Starting with your arrows, you're definitely pushing these through with a lot of confidence, which helps a great deal in making the structures feel like they're flowing through three dimensions. This carries over into your leaves, where you're capturing not only how they sit statically in 3D space, but also how they move through the space they occupy.

In the addition of the edge detail however I did notice cases where you were attempting to add multiple bumps at once (before returning back to the existing edge and starting a new stroke), as seen here and here. In general, avoid zigzagging your edge detail back and forth. Construct each bump separately, and if you need to establish some further structure in order to do so, you can break the process up into stages as shown here on another student's work.

Continuing onto your branches, your work here is generally quite well done. I can see that you've taken care to extend most of these halfway to the next ellipse, rather than falling short as many students tend to do. You're also demonstrating some attention to the degree shift in your ellipses as the cylindrical structure moves through space. Well done.
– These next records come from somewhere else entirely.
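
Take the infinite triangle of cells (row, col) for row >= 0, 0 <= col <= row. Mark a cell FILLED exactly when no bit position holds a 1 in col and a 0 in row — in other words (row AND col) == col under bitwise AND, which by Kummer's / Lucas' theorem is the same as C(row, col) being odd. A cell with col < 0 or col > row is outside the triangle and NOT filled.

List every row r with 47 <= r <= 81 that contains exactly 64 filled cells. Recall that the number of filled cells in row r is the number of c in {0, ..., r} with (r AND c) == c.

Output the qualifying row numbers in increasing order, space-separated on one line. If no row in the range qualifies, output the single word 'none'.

Answer: 63

Derivation:
Row r has 2^popcount(r) filled cells, so we need popcount(r) = log2(64) = 6.
Scan r = 47..81 and keep those with exactly 6 one-bits:
r=47=101111 popcount=5 -> skip
r=48=110000 popcount=2 -> skip
r=49=110001 popcount=3 -> skip
r=50=110010 popcount=3 -> skip
r=51=110011 popcount=4 -> skip
r=52=110100 popcount=3 -> skip
r=53=110101 popcount=4 -> skip
r=54=110110 popcount=4 -> skip
r=55=110111 popcount=5 -> skip
r=56=111000 popcount=3 -> skip
r=57=111001 popcount=4 -> skip
r=58=111010 popcount=4 -> skip
r=59=111011 popcount=5 -> skip
r=60=111100 popcount=4 -> skip
r=61=111101 popcount=5 -> skip
r=62=111110 popcount=5 -> skip
r=63=111111 popcount=6 -> KEEP
r=64=1000000 popcount=1 -> skip
r=65=1000001 popcount=2 -> skip
r=66=1000010 popcount=2 -> skip
r=67=1000011 popcount=3 -> skip
r=68=1000100 popcount=2 -> skip
r=69=1000101 popcount=3 -> skip
r=70=1000110 popcount=3 -> skip
r=71=1000111 popcount=4 -> skip
r=72=1001000 popcount=2 -> skip
r=73=1001001 popcount=3 -> skip
r=74=1001010 popcount=3 -> skip
r=75=1001011 popcount=4 -> skip
r=76=1001100 popcount=3 -> skip
r=77=1001101 popcount=4 -> skip
r=78=1001110 popcount=4 -> skip
r=79=1001111 popcount=5 -> skip
r=80=1010000 popcount=2 -> skip
r=81=1010001 popcount=3 -> skip
Kept rows: 63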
Looking at your plant constructions, overall you've done a pretty good job. I have a few suggestions to offer, but they're fairly minor, and will merely ensure that you continue getting the most out of these exercises.
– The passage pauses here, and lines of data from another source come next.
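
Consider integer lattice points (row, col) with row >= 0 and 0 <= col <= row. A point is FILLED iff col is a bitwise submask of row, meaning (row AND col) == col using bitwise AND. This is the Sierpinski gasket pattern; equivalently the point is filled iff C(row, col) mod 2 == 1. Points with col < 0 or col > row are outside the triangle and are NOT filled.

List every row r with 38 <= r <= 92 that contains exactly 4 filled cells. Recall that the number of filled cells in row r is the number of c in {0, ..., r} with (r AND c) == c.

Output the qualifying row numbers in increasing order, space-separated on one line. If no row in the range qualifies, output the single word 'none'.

Answer: 40 48 65 66 68 72 80

Derivation:
Row r has 2^popcount(r) filled cells, so we need popcount(r) = log2(4) = 2.
Scan r = 38..92 and keep those with exactly 2 one-bits:
r=38=100110 popcount=3 -> skip
r=39=100111 popcount=4 -> skip
r=40=101000 popcount=2 -> KEEP
r=41=101001 popcount=3 -> skip
r=42=101010 popcount=3 -> skip
r=43=101011 popcount=4 -> skip
r=44=101100 popcount=3 -> skip
r=45=101101 popcount=4 -> skip
r=46=101110 popcount=4 -> skip
r=47=101111 popcount=5 -> skip
r=48=110000 popcount=2 -> KEEP
r=49=110001 popcount=3 -> skip
r=50=110010 popcount=3 -> skip
r=51=110011 popcount=4 -> skip
r=52=110100 popcount=3 -> skip
r=53=110101 popcount=4 -> skip
r=54=110110 popcount=4 -> skip
r=55=110111 popcount=5 -> skip
r=56=111000 popcount=3 -> skip
r=57=111001 popcount=4 -> skip
r=58=111010 popcount=4 -> skip
r=59=111011 popcount=5 -> skip
r=60=111100 popcount=4 -> skip
r=61=111101 popcount=5 -> skip
r=62=111110 popcount=5 -> skip
r=63=111111 popcount=6 -> skip
r=64=1000000 popcount=1 -> skip
r=65=1000001 popcount=2 -> KEEP
r=66=1000010 popcount=2 -> KEEP
r=67=1000011 popcount=3 -> skip
r=68=1000100 popcount=2 -> KEEP
r=69=1000101 popcount=3 -> skip
r=70=1000110 popcount=3 -> skip
r=71=1000111 popcount=4 -> skip
r=72=1001000 popcount=2 -> KEEP
r=73=1001001 popcount=3 -> skip
r=74=1001010 popcount=3 -> skip
r=75=1001011 popcount=4 -> skip
r=76=1001100 popcount=3 -> skip
r=77=1001101 popcount=4 -> skip
r=78=1001110 popcount=4 -> skip
r=79=1001111 popcount=5 -> skip
r=80=1010000 popcount=2 -> KEEP
r=81=1010001 popcount=3 -> skip
r=82=1010010 popcount=3 -> skip
r=83=1010011 popcount=4 -> skip
r=84=1010100 popcount=3 -> skip
r=85=1010101 popcount=4 -> skip
r=86=1010110 popcount=4 -> skip
r=87=1010111 popcount=5 -> skip
r=88=1011000 popcount=3 -> skip
r=89=1011001 popcount=4 -> skip
r=90=1011010 popcount=4 -> skip
r=91=1011011 popcount=5 -> skip
r=92=1011100 popcount=4 -> skip
Kept rows: 40 48 65 66 68 72 80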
  • When you construct any cylindrical structure - like a flower pot (like the one on this page), be sure to construct it around a central minor axis line. I am quite pleased to see that you did add several ellipses to fully flesh out the structure though. The minor axis line simply would have helped in their alignment. Also, the degree shift between the ellipses is actually backwards here - the ones on the base, which are farther away, should be the wider ones. You can review the Lesson 1 ellipses video for more info on why that is.

  • When following along with a demo, be sure to follow it all the way through. With the potato plant here for example, you only went as far as to fill the spaces in between that central foliage in with black, and hadn't yet added any cast shadows anywhere else. As such, that black mass appears to be more of an arbitrary stylistic choice, rather than a shadow being cast upon the dirt below, where the foliage is thickest.
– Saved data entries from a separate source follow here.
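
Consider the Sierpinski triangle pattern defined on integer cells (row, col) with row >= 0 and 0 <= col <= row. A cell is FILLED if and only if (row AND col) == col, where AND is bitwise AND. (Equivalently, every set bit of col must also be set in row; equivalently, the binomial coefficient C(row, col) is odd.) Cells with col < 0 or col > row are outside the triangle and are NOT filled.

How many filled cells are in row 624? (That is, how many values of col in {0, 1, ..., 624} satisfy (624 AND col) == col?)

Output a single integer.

Answer: 16

Derivation:
624 in binary = 1001110000
popcount(624) = number of 1-bits in 1001110000 = 4
A col c satisfies (624 AND c) == c iff every set bit of c is also set in 624; each of the 4 set bits of 624 can independently be on or off in c.
count = 2^4 = 16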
  • For that tree stump, you generally handled it well, though I would have treated the roots as though they were branch structures. Also, be sure to draw an entire cylinder for the core of the stump, rather than just the ellipse at the top.

  • As we push later into the set, you do have a tendency to draw smaller than you strictly need to. In artificially limiting how much space you give a given drawing, you're limiting your brain's capacity for spatial reasoning, while also making it harder to engage your whole arm while drawing. The best approach to use here is to ensure that the first drawing on a given page is given as much room as it requires. Only when that drawing is done should we assess whether there is enough room for another. If there is, we should certainly add it, and reassess once again. If there isn't, it's perfectly okay to have just one drawing on a given page as long as it is making full use of the space available to it.

  • In cases where you have a lot of densely packed petals, like in the sunflower drawing, be sure to draw each petal in its entirety, rather than giving into the temptation of cutting them off where they're overlapped. Drawing them all the way through gives us a clearer understanding of how the petals individually sit in 3D space, and how they relate to one another within it. After all, an object doesn't cease to exist where we cannot see it.

  • The leaves on this plant seem to be getting somewhat sloppy, compared to what I know you to be capable of. The center one especially does not maintain tight relationships with the previous stage of construction, causing it to feel flat and overly complex. Make sure that you're giving every construction, every form, every shape, and every mark you draw as much time as it individually requires of you, to be drawn at the best of your current ability.

That about covers it. I'll go ahead and mark this lesson as complete.